I probably differ from many people when it comes to this. I didn’t find anything difficult about becoming an empty nester. The kids were no longer under my roof and I had to trust that they would be okay. That was a hard one but I felt I had to let go or go crazy. One thing that was difficult was not being in the other room when they were hurt physically or emotionally. We made sure to talk often.
What do you wish you might have known about life as an empty nester?
I definitely would have benefited by learning how to cook for one or two instead of an army! The pride you have in your kids is greater when you see how they live their lives. Yes, you’re proud of all their achievements in school, games, character, etc. but as adults, it’s THEIR choice how they live their lives. To see them make caring and loving choices in their lives, with friends, and their passions is the best!

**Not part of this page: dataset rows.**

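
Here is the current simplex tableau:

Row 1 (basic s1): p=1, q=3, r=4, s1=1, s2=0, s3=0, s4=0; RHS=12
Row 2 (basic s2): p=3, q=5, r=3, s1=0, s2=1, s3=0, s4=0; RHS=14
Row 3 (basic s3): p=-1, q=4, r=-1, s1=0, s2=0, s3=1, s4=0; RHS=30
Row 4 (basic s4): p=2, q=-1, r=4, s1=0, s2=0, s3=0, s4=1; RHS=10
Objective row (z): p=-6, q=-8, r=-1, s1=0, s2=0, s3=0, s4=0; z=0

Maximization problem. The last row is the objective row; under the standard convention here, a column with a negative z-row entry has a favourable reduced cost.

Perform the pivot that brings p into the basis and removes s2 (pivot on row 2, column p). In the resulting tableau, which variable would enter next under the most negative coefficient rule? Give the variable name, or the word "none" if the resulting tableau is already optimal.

none

Pivot element 3. New z-row = old z-row − (-6)·(row 2/3).
Updated z-row coefficients: p: 0, q: 2, r: 5, s1: 0, s2: 2, s3: 0, s4: 0.
No coefficient is strictly negative; the tableau after this pivot is optimal.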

What advice would you give someone whose last child is about to leave home?
Enjoy the time you have with them and then let go. Let them know that you are always there. They will make mistakes. Let them.
What do you think are the advantages of being an empty nester?
Peace and freedom! You get to learn about yourself as a person and not a mother. Yes, that’s part of who you are but there are so many other sides. You can do what you want and explore anything that strikes your fancy.
How has your life changed since your children left home?
I changed careers and lived in another country. I made friends that had nothing to do with schools or kid activities. The stress and responsibilities of raising children are gone. Crackers and hummus can be what’s for dinner!
Any additional thoughts, comments or advice?
My final thought would be to trust yourself. You’ve raised them. You should know that what you put into them will serve them. It’ll be okay!